She’s too gentle, really. Quiet. We sit. I sit, absurdly, normally, my feet resting on the ground, my hands draped off opposite arm rests. Tick-tock.
It’s such a strange, in-between place, her office —I don’t know what I’m supposed to say. But she’s listening all the same. So I start talking:
A gurgling, erratic faucet missing its aerator, my words land empty, splattered, gone. Coin-flipping for truths, I just wish she would call out the inconsistencies, tell me which patchwork story is supposed to fit. She never does.
And so, the disparities between what I tell myself, and what I tell my therapist, only grow.
I wonder complacently what words have ended up on the floor: in the tile cracks, on my socks, in my shirt sleeves, sticky and itchy on my skin, greedy for the porosity of my uncertainty. What bad ideas have I accepted with the rest? She offers me nothing but eyes and ears.

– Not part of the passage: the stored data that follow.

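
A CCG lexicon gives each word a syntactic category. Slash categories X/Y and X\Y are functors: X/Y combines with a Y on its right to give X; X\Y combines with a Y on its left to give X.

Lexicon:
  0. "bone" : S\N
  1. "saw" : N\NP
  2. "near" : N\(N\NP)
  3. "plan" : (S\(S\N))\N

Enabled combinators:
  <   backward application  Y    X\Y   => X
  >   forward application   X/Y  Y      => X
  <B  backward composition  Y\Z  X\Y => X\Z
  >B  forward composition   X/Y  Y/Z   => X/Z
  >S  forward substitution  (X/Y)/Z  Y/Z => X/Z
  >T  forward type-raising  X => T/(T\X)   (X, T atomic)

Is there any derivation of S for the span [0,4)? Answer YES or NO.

YES

[0,4] S   <
  [0,1] "bone" : S\N
  [1,4] S\(S\N)   <
    [1,3] N   <
      [1,2] "saw" : N\NP
      [2,3] "near" : N\(N\NP)
    [3,4] "plan" : (S\(S\N))\N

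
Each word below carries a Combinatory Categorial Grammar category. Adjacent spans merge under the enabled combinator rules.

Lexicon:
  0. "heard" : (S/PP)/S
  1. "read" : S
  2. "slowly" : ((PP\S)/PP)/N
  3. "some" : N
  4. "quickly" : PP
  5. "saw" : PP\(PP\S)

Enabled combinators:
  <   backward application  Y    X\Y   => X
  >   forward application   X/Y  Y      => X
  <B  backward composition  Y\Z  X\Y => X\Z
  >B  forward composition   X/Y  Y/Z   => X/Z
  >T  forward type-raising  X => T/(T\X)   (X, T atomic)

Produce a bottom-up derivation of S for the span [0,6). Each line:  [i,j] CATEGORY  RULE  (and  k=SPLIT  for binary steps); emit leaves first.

[0,1] (S/PP)/S  lex  "heard"
[1,2] S  lex  "read"
[0,2] S/PP  >  k=1
[2,3] ((PP\S)/PP)/N  lex  "slowly"
[3,4] N  lex  "some"
[2,4] (PP\S)/PP  >  k=3
[4,5] PP  lex  "quickly"
[2,5] PP\S  >  k=4
[5,6] PP\(PP\S)  lex  "saw"
[2,6] PP  <  k=5
[0,6] S  >  k=2

[0,6] S   >
  [0,2] S/PP   >
    [0,1] "heard" : (S/PP)/S
    [1,2] "read" : S
  [2,6] PP   <
    [2,5] PP\S   >
      [2,4] (PP\S)/PP   >
        [2,3] "slowly" : ((PP\S)/PP)/N
        [3,4] "some" : N
      [4,5] "quickly" : PP
    [5,6] "saw" : PP\(PP\S)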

I know I’ll get sucked down if I linger. Does she? My mind is a slow vortex, round and round and round. “I don’t want to be here,” I tell myself, the nicest lie I can muster, the one I cling to like a shut-off valve.

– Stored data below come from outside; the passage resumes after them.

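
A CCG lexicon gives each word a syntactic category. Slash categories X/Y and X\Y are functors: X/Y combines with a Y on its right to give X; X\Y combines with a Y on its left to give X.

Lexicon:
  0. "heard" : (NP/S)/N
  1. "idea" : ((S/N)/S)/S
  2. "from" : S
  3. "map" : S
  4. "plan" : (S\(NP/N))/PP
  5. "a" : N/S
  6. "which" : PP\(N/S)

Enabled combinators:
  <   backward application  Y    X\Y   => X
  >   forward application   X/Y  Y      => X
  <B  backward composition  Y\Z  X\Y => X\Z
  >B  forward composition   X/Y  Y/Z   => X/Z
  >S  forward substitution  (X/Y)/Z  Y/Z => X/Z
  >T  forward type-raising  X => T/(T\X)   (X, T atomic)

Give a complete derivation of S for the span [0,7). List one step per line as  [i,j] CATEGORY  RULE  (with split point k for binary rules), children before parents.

[0,1] (NP/S)/N  lex  "heard"
[1,2] ((S/N)/S)/S  lex  "idea"
[2,3] S  lex  "from"
[1,3] (S/N)/S  >  k=2
[3,4] S  lex  "map"
[1,4] S/N  >  k=3
[0,4] NP/N  >S  k=1
[4,5] (S\(NP/N))/PP  lex  "plan"
[5,6] N/S  lex  "a"
[6,7] PP\(N/S)  lex  "which"
[5,7] PP  <  k=6
[4,7] S\(NP/N)  >  k=5
[0,7] S  <  k=4

[0,7] S   <
  [0,4] NP/N   >S
    [0,1] "heard" : (NP/S)/N
    [1,4] S/N   >
      [1,3] (S/N)/S   >
        [1,2] "idea" : ((S/N)/S)/S
        [2,3] "from" : S
      [3,4] "map" : S
  [4,7] S\(NP/N)   >
    [4,5] "plan" : (S\(NP/N))/PP
    [5,7] PP   <
      [5,6] "a" : N/S
      [6,7] "which" : PP\(N/S)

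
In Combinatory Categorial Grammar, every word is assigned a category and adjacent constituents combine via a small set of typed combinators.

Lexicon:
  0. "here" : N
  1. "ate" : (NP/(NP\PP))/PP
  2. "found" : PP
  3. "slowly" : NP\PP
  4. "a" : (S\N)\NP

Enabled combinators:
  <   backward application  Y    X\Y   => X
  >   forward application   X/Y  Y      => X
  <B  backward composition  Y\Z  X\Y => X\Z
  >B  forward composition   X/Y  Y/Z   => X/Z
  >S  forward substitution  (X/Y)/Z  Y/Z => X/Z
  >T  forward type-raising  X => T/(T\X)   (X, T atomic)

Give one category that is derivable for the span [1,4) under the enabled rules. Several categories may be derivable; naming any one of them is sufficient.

NP

[0,5] S   >
  [0,1] S/(S\N)   >T
    [0,1] "here" : N
  [1,5] S\N   <
    [1,4] NP   >
      [1,3] NP/(NP\PP)   >
        [1,2] "ate" : (NP/(NP\PP))/PP
        [2,3] "found" : PP
      [3,4] "slowly" : NP\PP
    [4,5] "a" : (S\N)\NP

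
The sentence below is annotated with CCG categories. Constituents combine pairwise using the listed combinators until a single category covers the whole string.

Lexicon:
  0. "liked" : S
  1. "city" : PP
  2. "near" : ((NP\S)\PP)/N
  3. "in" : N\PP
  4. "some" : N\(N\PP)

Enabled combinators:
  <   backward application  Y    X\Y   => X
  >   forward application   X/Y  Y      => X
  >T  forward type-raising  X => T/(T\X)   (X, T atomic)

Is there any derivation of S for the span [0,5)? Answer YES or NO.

S PP ((NP\S)\PP)/N N\PP N\(N\PP)
CKY chart[0,5] = {N/(N\NP), NP, NP/(NP\NP), PP/(PP\NP), S/(S\NP)}; S ∉ chart

NO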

There is no shut-off valve, I’m just like this. Damn.
You don’t understand, they are right there. I feel the thoughts I’m searching for trying to eat themselves out of my head, it hurts. I promise they are there, and important, I promise I am more than this.
There is one tall window in the room. On the second story, the sun just barely slips past the next apartment, soaking into the old carpet. I refuse to acknowledge the restless smudge that it inevitably becomes in my eyes. Real water this time, I think it spawns there just to insult me, trailing along the underside of the basin. I just have to sit here and wait for it to stop. My hands find each other for comfort, for comfort, they dig into each other hard. Does she know?
My favorite game is to cosplay a mindset of contentment—when intrusive thoughts are foolish again, and I forget these sorts of troubles—because my ignorance runs both ways. “Wait, I don’t even care.” “I’m just being dramatic, sorry.” Sadistic invalidations of my frustration plagiarized from affirmations I no longer understand.
I give up. Maybe it doesn’t help, this placeless place, but I’ll keep coming back to her because…
Once, I got off the chair to lay on the floor. I don’t know what she thought of that either. I can’t say I felt any better.